You may have learned that dust mites feed on the skin cells that come off our body every day. It is their droppings that trigger allergy and asthma. A few simple steps can reduce your sonʼs exposure to dust mites around him. You can put the mattress, box spring, and pillows in plastic covers which have zippers that can seal them completely. When they are sealed, dust mites cannot get through to your son. Plastic sheet that covers the top of mattress is not sufficient. Fabric covers wonʼt be tight enough to pre- vent microscopic particles like dust miteʼs dropping from passing through.

Most families have stuffed toys which collect dust. If your son is not attached to them, put them away in a plastic bag. Don’t let them come out; better yet, give them away. Otherwise it is best to allow only a few small ones that can be put through washer and dryer once a week. Larger ones may be hard to dry completely, and mold can grow inside which creates a greater health problem. You may need to put the stuffed toys through a second drying cycle.

Carpet is a serious problem. Although it feels nice to walk on bare feet, it can accumulate large amounts of dust that cannot be removed by vacuuming. Shampooing the carpet cannot remove very much dust either. It can be even worse because some water likely will be left behind, which can promote the growth of mold. It is best to remove the carpet from your sonʼs bedroom first, followed by the piece in his play area. Over time, you should consider removing all carpets from your house.

Your next challenge is the forced-air heating system. Although it is an efficient way to heat the house, it collects lots of dust inside the duct system. Vacuuming the ducts with your vacuum cleaner is not useful at all. You need to hire a duct-cleaning company to thoroughly remove dust from the whole ductal system once a year.

If your house has an air-exchange system, make sure it is adjusted properly so that there is no moisture accumulation on the window, especially in winter time. Air exchange system also involve ducts that circulate air around the house. They need regular service and cleaning as well.

Mold is another important trigger for allergy and asthma. Mold needs moisture and cool temperature to grow. As a result, they are found around moist windows, inside bathrooms, anywhere there is water-leak, as well as in basements.

Most basements in Atlantic Canada are cool and damp, especially in spring and summer. Since you use a wood stove, you may be storing wood in the basement. This will bring even more moisture and mold into your basement.

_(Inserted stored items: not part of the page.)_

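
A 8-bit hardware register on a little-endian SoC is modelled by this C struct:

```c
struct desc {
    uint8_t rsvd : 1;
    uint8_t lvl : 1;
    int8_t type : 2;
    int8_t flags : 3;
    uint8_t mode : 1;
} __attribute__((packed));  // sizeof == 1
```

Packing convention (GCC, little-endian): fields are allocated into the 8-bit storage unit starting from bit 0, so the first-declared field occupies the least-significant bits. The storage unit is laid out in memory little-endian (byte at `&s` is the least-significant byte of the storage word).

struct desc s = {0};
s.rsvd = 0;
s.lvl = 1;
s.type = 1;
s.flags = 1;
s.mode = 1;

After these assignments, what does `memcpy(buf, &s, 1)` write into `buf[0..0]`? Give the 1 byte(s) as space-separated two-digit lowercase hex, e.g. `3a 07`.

rsvd (1b) val=0 bits=0x0 at bit 0: 0x00
lvl (1b) val=1 bits=0x1 at bit 1: 0x02
type (2b) val=1 bits=0x1 at bit 2: 0x06
flags (3b) val=1 bits=0x1 at bit 4: 0x16
mode (1b) val=1 bits=0x1 at bit 7: 0x96
word = 0x96 → little-endian bytes:
  [0]=0x96

96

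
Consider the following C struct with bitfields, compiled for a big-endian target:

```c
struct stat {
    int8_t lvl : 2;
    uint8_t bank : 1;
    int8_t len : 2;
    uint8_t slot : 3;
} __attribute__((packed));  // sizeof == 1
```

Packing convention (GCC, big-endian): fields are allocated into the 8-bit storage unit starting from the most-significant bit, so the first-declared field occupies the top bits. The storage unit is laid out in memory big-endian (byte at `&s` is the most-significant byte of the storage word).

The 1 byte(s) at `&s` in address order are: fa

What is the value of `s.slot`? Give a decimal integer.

[0]=0xfa (big-endian) → word 0xfa
lvl [6+:2] = (word>>6) & 0x3 = 3
bank [5+:1] = (word>>5) & 0x1 = 1
len [3+:2] = (word>>3) & 0x3 = 3
slot [0+:3] = (word>>0) & 0x7 = 2  ←

2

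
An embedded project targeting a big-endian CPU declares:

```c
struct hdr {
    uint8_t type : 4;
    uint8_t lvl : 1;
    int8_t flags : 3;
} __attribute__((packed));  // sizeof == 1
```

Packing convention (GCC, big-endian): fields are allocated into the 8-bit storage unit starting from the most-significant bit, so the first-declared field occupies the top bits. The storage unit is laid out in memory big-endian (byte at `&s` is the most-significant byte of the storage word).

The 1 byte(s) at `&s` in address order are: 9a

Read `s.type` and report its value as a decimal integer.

9

[0]=0x9a (big-endian) → word 0x9a
type [4+:4] = (word>>4) & 0xf = 9  ←
lvl [3+:1] = (word>>3) & 0x1 = 1
flags [0+:3] = (word>>0) & 0x7 = 2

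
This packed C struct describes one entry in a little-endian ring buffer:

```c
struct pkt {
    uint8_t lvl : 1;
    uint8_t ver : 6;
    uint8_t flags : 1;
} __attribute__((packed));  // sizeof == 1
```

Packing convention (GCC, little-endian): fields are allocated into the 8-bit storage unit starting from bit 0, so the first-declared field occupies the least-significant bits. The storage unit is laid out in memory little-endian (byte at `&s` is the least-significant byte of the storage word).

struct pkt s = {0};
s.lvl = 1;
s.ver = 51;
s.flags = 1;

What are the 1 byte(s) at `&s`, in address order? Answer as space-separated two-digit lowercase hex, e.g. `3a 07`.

e7

lvl:1 = 1 → 0x1 << 0 → word 0x01
ver:6 = 51 → 0x33 << 1 → word 0x67
flags:1 = 1 → 0x1 << 7 → word 0xe7
word = 0xe7 → little-endian bytes:
  [0]=0xe7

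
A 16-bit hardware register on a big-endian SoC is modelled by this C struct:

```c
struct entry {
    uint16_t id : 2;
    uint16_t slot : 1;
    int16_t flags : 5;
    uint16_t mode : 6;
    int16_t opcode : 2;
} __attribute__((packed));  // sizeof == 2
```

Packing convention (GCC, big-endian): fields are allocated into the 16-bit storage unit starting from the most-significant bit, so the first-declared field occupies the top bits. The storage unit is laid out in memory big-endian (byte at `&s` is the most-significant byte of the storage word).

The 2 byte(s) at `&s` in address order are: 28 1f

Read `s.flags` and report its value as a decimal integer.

8

[0]=0x28 [1]=0x1f (big-endian) → word 0x281f
id [14+:2] = (word>>14) & 0x3 = 0
slot [13+:1] = (word>>13) & 0x1 = 1
flags [8+:5] = (word>>8) & 0x1f = 8  ←
mode [2+:6] = (word>>2) & 0x3f = 7
opcode [0+:2] = (word>>0) & 0x3 = 3
flags signed 5b, MSB=0: value = 8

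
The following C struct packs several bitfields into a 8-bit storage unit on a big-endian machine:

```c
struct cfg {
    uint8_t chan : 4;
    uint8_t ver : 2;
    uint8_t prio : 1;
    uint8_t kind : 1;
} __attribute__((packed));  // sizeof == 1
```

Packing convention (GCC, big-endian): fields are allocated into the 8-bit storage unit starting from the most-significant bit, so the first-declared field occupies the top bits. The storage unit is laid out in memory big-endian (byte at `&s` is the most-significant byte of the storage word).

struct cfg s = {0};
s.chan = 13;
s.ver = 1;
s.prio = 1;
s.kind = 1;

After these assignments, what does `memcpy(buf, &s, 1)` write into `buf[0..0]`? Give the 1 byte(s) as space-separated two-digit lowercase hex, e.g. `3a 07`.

d7

[4+:4] chan=13 & 0xf = 0xd; word=0xd0
[2+:2] ver=1 & 0x3 = 0x1; word=0xd4
[1+:1] prio=1 & 0x1 = 0x1; word=0xd6
[0+:1] kind=1 & 0x1 = 0x1; word=0xd7
word = 0xd7 → big-endian bytes:
  [0]=0xd7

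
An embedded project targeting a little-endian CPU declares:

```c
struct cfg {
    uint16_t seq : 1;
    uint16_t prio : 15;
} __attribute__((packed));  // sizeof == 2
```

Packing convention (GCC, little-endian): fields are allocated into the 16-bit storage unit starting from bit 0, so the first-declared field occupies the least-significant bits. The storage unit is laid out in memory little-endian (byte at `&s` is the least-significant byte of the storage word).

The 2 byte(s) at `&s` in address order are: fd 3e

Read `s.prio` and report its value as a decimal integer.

8062

[0]=0xfd [1]=0x3e (little-endian) → word 0x3efd
seq [0+:1] = (word>>0) & 0x1 = 1
prio [1+:15] = (word>>1) & 0x7fff = 8062  ←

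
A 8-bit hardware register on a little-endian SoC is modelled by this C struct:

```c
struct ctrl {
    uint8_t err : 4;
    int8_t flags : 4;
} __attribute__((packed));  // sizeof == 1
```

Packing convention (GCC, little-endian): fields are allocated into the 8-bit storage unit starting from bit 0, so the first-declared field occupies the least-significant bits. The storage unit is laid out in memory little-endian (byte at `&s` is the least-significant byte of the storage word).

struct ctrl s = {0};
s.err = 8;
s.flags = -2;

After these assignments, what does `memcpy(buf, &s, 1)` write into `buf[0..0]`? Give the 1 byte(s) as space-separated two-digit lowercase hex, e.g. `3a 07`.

err:4 = 8 → 0x8 << 0 → word 0x08
flags:4 = -2 → 0xe << 4 → word 0xe8
word = 0xe8 → little-endian bytes:
  [0]=0xe8

e8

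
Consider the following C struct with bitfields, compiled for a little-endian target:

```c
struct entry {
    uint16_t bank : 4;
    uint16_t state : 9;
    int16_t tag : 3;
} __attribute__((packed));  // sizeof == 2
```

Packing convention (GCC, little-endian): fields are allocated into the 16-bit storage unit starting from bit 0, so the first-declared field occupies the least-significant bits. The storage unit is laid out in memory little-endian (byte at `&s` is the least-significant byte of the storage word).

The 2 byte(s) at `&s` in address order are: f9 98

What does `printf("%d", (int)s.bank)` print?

[0]=0xf9 [1]=0x98 (little-endian) → word 0x98f9
bank [0+:4] = (word>>0) & 0xf = 9  ←
state [4+:9] = (word>>4) & 0x1ff = 399
tag [13+:3] = (word>>13) & 0x7 = 4

9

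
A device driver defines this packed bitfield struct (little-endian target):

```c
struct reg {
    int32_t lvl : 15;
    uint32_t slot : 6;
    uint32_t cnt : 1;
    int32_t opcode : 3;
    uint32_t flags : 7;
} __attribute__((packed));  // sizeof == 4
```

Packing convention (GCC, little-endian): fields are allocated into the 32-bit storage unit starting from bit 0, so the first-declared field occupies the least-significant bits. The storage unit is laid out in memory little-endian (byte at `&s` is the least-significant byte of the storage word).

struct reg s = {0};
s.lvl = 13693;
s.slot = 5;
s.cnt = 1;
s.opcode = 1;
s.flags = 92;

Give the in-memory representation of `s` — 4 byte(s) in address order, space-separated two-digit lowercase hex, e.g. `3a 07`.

7d b5 62 b8

lvl:15 = 13693 → 0x357d << 0 → word 0x0000357d
slot:6 = 5 → 0x5 << 15 → word 0x0002b57d
cnt:1 = 1 → 0x1 << 21 → word 0x0022b57d
opcode:3 = 1 → 0x1 << 22 → word 0x0062b57d
flags:7 = 92 → 0x5c << 25 → word 0xb862b57d
word = 0xb862b57d → little-endian bytes:
  [0]=0x7d  [1]=0xb5  [2]=0x62  [3]=0xb8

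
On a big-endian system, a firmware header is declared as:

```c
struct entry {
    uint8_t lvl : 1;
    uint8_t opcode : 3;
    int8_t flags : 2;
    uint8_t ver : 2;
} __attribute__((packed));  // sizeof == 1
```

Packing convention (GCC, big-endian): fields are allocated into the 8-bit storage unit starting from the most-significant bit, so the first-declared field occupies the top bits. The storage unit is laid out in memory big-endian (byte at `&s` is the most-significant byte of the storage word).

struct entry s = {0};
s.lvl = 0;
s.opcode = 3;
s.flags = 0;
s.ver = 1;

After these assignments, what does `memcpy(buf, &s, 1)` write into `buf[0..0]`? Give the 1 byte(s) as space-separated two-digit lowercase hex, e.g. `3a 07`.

31

lvl:1 = 0 → 0x0 << 7 → word 0x00
opcode:3 = 3 → 0x3 << 4 → word 0x30
flags:2 = 0 → 0x0 << 2 → word 0x30
ver:2 = 1 → 0x1 << 0 → word 0x31
word = 0x31 → big-endian bytes:
  [0]=0x31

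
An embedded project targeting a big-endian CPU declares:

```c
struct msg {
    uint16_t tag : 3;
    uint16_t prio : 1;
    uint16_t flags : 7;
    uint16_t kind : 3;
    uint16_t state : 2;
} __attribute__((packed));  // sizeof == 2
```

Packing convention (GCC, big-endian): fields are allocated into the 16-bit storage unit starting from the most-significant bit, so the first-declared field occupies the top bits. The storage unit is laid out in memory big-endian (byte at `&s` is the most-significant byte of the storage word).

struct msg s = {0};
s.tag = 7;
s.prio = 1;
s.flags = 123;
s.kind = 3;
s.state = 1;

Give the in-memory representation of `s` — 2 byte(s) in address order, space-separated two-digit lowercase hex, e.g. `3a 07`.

tag (3b) val=7 bits=0x7 at bit 13: 0xe000
prio (1b) val=1 bits=0x1 at bit 12: 0xf000
flags (7b) val=123 bits=0x7b at bit 5: 0xff60
kind (3b) val=3 bits=0x3 at bit 2: 0xff6c
state (2b) val=1 bits=0x1 at bit 0: 0xff6d
word = 0xff6d → big-endian bytes:
  [0]=0xff  [1]=0x6d

ff 6d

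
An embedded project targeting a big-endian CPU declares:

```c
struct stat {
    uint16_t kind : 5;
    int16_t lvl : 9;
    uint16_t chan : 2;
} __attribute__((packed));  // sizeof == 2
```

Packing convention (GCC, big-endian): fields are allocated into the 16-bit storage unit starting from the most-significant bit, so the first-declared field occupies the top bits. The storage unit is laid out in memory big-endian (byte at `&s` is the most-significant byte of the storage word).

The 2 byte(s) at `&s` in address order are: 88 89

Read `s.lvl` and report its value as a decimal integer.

[0]=0x88 [1]=0x89 (big-endian) → word 0x8889
kind [11+:5] = (word>>11) & 0x1f = 17
lvl [2+:9] = (word>>2) & 0x1ff = 34  ←
chan [0+:2] = (word>>0) & 0x3 = 1
lvl signed 9b, MSB=0: value = 34

34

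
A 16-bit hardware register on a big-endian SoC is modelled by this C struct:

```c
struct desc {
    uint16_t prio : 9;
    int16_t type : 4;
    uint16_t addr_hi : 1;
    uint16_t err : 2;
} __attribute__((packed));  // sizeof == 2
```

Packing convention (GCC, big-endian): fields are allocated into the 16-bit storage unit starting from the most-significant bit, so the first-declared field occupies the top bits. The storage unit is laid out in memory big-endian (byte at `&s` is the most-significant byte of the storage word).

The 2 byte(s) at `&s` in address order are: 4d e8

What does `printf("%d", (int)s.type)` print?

-3

[0]=0x4d [1]=0xe8 (big-endian) → word 0x4de8
prio [7+:9] = (word>>7) & 0x1ff = 155
type [3+:4] = (word>>3) & 0xf = 13  ←
addr_hi [2+:1] = (word>>2) & 0x1 = 0
err [0+:2] = (word>>0) & 0x3 = 0
type signed 4b, MSB=1: 13 - 16 = -3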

It is much better for you to stack the wood outside, in a wood shed, or against the side of the house, and only bring in enough for the dayʼs use.

Although wood stove is nice a cozy, it is very hard to control the temperature inside the house. Heat can dry the air excessively; some children can have nosebleeds as a result. Some parents use a humidifier or vaporizer to add moisture back. Unfortunately, it is impossible to regulate the humidity: too much moisture will promote the growth of mold, which is dangerous for everyoneʼs health.

The best way is stop burning wood and keep the house cool. It is much more healthy for everyone to wear long-sleeve clothes and sweaters indoors in winter than to heat the house excessively and wear T-shirt and shorts. It is also important to reduce humidity in basement using a dehumidifier that can take away humidity and reduce the growth of mold.

In the last few years, some parents have found it useful to put an air-purifier with HEPA (high-efficiency particulate air) filter in their childʼs bedroom. These machines suck air through a special HEPA filter that can remove dust and other tiny particles in the air, thereby reducing some of the triggers of allergy and asthma.

It is not possible for me to tell you whether you should build a new home or renovate your present house. If you begin by covering his mattress, box spring, and pillow, which you need to do anyway, this alone can be helpful for him. If you end up building a new house, remember that a lot of chemicals are being used nowadays to build and insulate new houses, and you need to open all the windows for a while to allow these chemicals to escape.